What was your best day at work?
We are currently in the middle of the biggest emergency the region has had in decades. Thousands of people are fleeing to Bangladesh. Children often get separated from their parents in the confusion. In response, we opened a safe space for children at the camps, and information booths to help reunite them with their parents.
In the first weeks of the crisis I got a call from one of our partners at one of the camps, who said, ‘Come, we have a five- to six-year-old girl here. She’s lost her parents and she’s crying.’ Immediately I just ran to our office. She was sitting in a chair and crying. I picked her up and held her. I could see in front of my eyes my daughter’s face and she was crying.

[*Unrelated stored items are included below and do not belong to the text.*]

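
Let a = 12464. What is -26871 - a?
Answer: -39335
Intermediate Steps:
-26871 - a = -26871 - 1*12464 = -26871 - 12464 = -39335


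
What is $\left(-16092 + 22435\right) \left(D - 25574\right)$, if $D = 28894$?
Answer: $21058760$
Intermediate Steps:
$\left(-16092 + 22435\right) \left(D - 25574\right) = \left(-16092 + 22435\right) \left(28894 - 25574\right) = 6343 \cdot 3320 = 21058760$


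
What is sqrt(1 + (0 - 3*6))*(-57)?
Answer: -57*I*sqrt(17) ≈ -235.02*I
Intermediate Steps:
sqrt(1 + (0 - 3*6))*(-57) = sqrt(1 + (0 - 18))*(-57) = sqrt(1 - 18)*(-57) = sqrt(-17)*(-57) = (I*sqrt(17))*(-57) = -57*I*sqrt(17)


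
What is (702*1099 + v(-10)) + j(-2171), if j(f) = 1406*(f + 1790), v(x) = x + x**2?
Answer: 235902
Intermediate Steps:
j(f) = 2516740 + 1406*f (j(f) = 1406*(1790 + f) = 2516740 + 1406*f)
(702*1099 + v(-10)) + j(-2171) = (702*1099 - 10*(1 - 10)) + (2516740 + 1406*(-2171)) = (771498 - 10*(-9)) + (2516740 - 3052426) = (771498 + 90) - 535686 = 771588 - 535686 = 235902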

They had become separated along the road to the camp. Straight away we put out a call over the loudspeaker, but couldn’t locate her parents. We then took her to the spot where she lost her mother and father, but we still couldn’t find them. Finally, along the road outside the camp we found them. When I saw them meeting, hugging each other and crying, I thought: 'This is the best day for me.'
What was your worst day?
In the first two weeks of the influx last August-September, there were thousands of people arriving each day. It was the monsoon season and it was raining hard. There were a lot of pregnant women and women with small children out in the open, with nothing.

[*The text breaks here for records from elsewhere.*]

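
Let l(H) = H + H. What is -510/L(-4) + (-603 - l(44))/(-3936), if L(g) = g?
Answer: 502531/3936 ≈ 127.68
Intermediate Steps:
l(H) = 2*H
-510/L(-4) + (-603 - l(44))/(-3936) = -510/(-4) + (-603 - 2*44)/(-3936) = -510*(-¼) + (-603 - 1*88)*(-1/3936) = 255/2 + (-603 - 88)*(-1/3936) = 255/2 - 691*(-1/3936) = 255/2 + 691/3936 = 502531/3936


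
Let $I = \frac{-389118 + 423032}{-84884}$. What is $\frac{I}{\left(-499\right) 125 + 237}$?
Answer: $\frac{16957}{2637260996} \approx 6.4298 \cdot 10^{-6}$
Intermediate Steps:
$I = - \frac{16957}{42442}$ ($I = 33914 \left(- \frac{1}{84884}\right) = - \frac{16957}{42442} \approx -0.39953$)
$\frac{I}{\left(-499\right) 125 + 237} = - \frac{16957}{42442 \left(\left(-499\right) 125 + 237\right)} = - \frac{16957}{42442 \left(-62375 + 237\right)} = - \frac{16957}{42442 \left(-62138\right)} = \left(- \frac{16957}{42442}\right) \left(- \frac{1}{62138}\right) = \frac{16957}{2637260996}$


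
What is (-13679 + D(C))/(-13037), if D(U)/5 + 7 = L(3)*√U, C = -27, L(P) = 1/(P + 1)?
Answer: 13714/13037 - 15*I*√3/52148 ≈ 1.0519 - 0.00049821*I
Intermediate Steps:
L(P) = 1/(1 + P)
D(U) = -35 + 5*√U/4 (D(U) = -35 + 5*(√U/(1 + 3)) = -35 + 5*(√U/4) = -35 + 5*√U/4)
(-13679 + D(C))/(-13037) = (-13679 + (-35 + 5*√(-27)/4))/(-13037) = (-13679 + (-35 + 5*(3*I*√3)/4))*(-1/13037) = (-13679 + (-35 + 15*I*√3/4))*(-1/13037) = (-13714 + 15*I*√3/4)*(-1/13037) = 13714/13037 - 15*I*√3/52148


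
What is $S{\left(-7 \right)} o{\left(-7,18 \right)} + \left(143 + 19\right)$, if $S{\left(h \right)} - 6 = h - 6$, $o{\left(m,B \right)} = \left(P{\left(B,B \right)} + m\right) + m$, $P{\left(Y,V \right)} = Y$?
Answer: $134$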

At first it was overwhelming, but then we got to work. We opened the community centre at the camp for them. There were 400-500 pregnant women in there, as well as women with babies and children. Once they were out of the rain we could start referring them to the medical facilities, and provide food. Now we are getting more support. I wouldn’t say I feel relieved yet, but it is getting better.
When I look to the future, I know what I want: For as long as I can, I want to be with UNHCR.
The UN Refugee Agency works in 130 countries helping men, women and children driven from their homes by wars and persecution. Our headquarters are in Geneva, but most of our staff are based in the field, helping refugees. This profile is part of a series highlighting our staff and their work.